TBs are short-dated securities used by the Government when borrowing from the market and are issued by the Reserve Bank of Zimbabwe (RBZ) on behalf of the Government and their tenor is generally 91 days.
Through investing in TBs, clients earn fair returns at minimum risk since the securities are Government-backed.
However, there are concerns that the interest rate offered on this Government paper has been overridden by the consistently rising inflation.
Official data from the RBZ shows that the highest interest rate offered on this month’s auctioned TBs was 40 percent, while the lowest was 15 percent, with the average rate being 15,6 percent.
Market experts say the promulgation of Statutory Instrument 142 of 2019 (which re-introduced the Zimbabwe dollar) has exacerbated wealth management risks due to the resultant jump in the country’s inflation numbers.
“For the first half of this year, cumulative inflation is around 94,5 percent so unless we are going to have negative inflation between now and year-end I struggle to imagine how, even by October, we can be talking about figures around 20 percent according to figures that have come from the authorities,” said Association of Investment Managers chairman Jubelah Magutakuona.

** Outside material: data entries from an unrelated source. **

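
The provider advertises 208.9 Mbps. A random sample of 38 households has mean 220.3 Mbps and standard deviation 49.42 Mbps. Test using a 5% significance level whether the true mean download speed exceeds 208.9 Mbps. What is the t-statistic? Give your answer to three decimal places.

1.422

H0: μ = 208.9; H1: μ > 208.9 (one-sample t-test, right-tailed).
t = (x̄ − μ₀)/(s/√n) = (220.3 − 208.9)/(49.42/√38) = 1.422
df = n − 1 = 37
p-value = P(T ≥ 1.422) ≈ 0.082
Since p ≈ 0.082 > α = 0.05, fail to reject H0; the data do not provide sufficient evidence against H0.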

“So it appears we are going to struggle as an economy with the issues of inflation. So even if you invested in ZSE portfolio assets, inflation has cleaned you out because the ZSE’s performance for the first six months of the year 40 percent and inflation has been 90 percent so you would have outperformed inflation if you were holding US dollars. So that’s the only asset so far in the legal market that could actually have protected investors’ value against inflation.”
Magutakuona has requested that the sector regulator – the Insurance and Pension Commission (IPEC) – to expand its qualifying requirements for “prescribed assets”.
“As investors, we are required to invest at least 20 percent of pension assets in prescribed assets. Prescribed assets are mostly fixed interest assets and so you can imagine when you try and reconcile a fixed interest instrument and very high inflation, it is a very difficult proposition to think about.
“It’s not like we (investment managers or the pension funds) do not want to participate in these assets, but we want to do so in a manner that preserves value.
“Our proposition is that through the Reserve Bank we can have some inflation protection, or perhaps for the regulator to expand their qualifying requirements for prescribed assets so that certain securities or a fund that is invested in various value preserving assets, for example, a property fund that is advancing the interests of humanity. Such a fund could be given prescribed asset status.”
IPEC is, however, not blind to the various risks inherent in the investments market.
“The Commission encourages players to be compliant with the prescribed asset and all regulatory requirements. The insurers are also encouraged to invest prudently in the wake of risks confronting the market.
“There are ten major risks confronting the industry namely liquidity risk, underwriting risk, market risk, operational risk, compliance risk, legal risk, corporate governance risk, claims risk, reinsurance risk and affiliated investment and venture risk. Insurance companies are therefore encouraged to take proactive measures to mitigate against such risks,” said the regulator in a recent sector report.